Back to the future with healthcare cost sharing

The BCRA really does embody conservative theory, as reflected in an ACA repeal/replace plan published in 2015 by an all-star cast of conservative healthcare scholars writing for the conservative American Enterprise Institute. At the outset, the authors look back nostalgically to a time when patients paid for proportionately more of their care:

The diminished role of the patient-consumer is evident in national statistics. As shown in figure 1, in 1960, consumer out-of-pocket spending for medical care accounted for nearly 48 percent of all spending on health in United States. By 2000, the percentage of national health expenditures paid for directly out of consumers’ pockets was down to under 15 percent, and in 2010 it was just 11.6 percent. And the actuaries at the Center for Medicare and Medicaid Services (CMS) project out-of-pocket spending will fall to 10.2 percent of overall expenditures in 2020.

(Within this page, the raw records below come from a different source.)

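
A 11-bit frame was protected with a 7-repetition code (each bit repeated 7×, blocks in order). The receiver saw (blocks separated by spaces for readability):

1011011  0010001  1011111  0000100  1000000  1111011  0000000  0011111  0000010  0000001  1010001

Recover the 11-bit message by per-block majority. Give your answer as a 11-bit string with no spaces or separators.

Block 1 (1011011): 5 ones → 1
Block 2 (0010001): 2 ones → 0
Block 3 (1011111): 6 ones → 1
Block 4 (0000100): 1 one → 0
Block 5 (1000000): 1 one → 0
Block 6 (1111011): 6 ones → 1
Block 7 (0000000): 0 ones → 0
Block 8 (0011111): 5 ones → 1
Block 9 (0000010): 1 one → 0
Block 10 (0000001): 1 one → 0
Block 11 (1010001): 3 ones → 0

10100101000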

The BCRA meets and exceeds the implicit goal here, according to CBO:

People with income below 100 percent of the FPL who were not eligible for Medicaid could generally receive premium tax credits under this legislation and not under current law. However, even with the net premium of $300 shown in the illustrative examples for a person with income at 75 percent of the FPL ($11,400 in 2026), the deductible would be more than half their annual income. The net premium of a silver plan for a 40-year-old would be about 15 percent of their annual income, and the deductible would be more than one-third of their annual income. Many people in that situation would not purchase any plan, CBO and JCT estimate, although some people with assets to protect or who expect to have high use of health care would.

The high cost sharing in the BCRA is not a bug, it’s a feature. The Republican bill could aptly be called the Cost Sharing Inflation Act.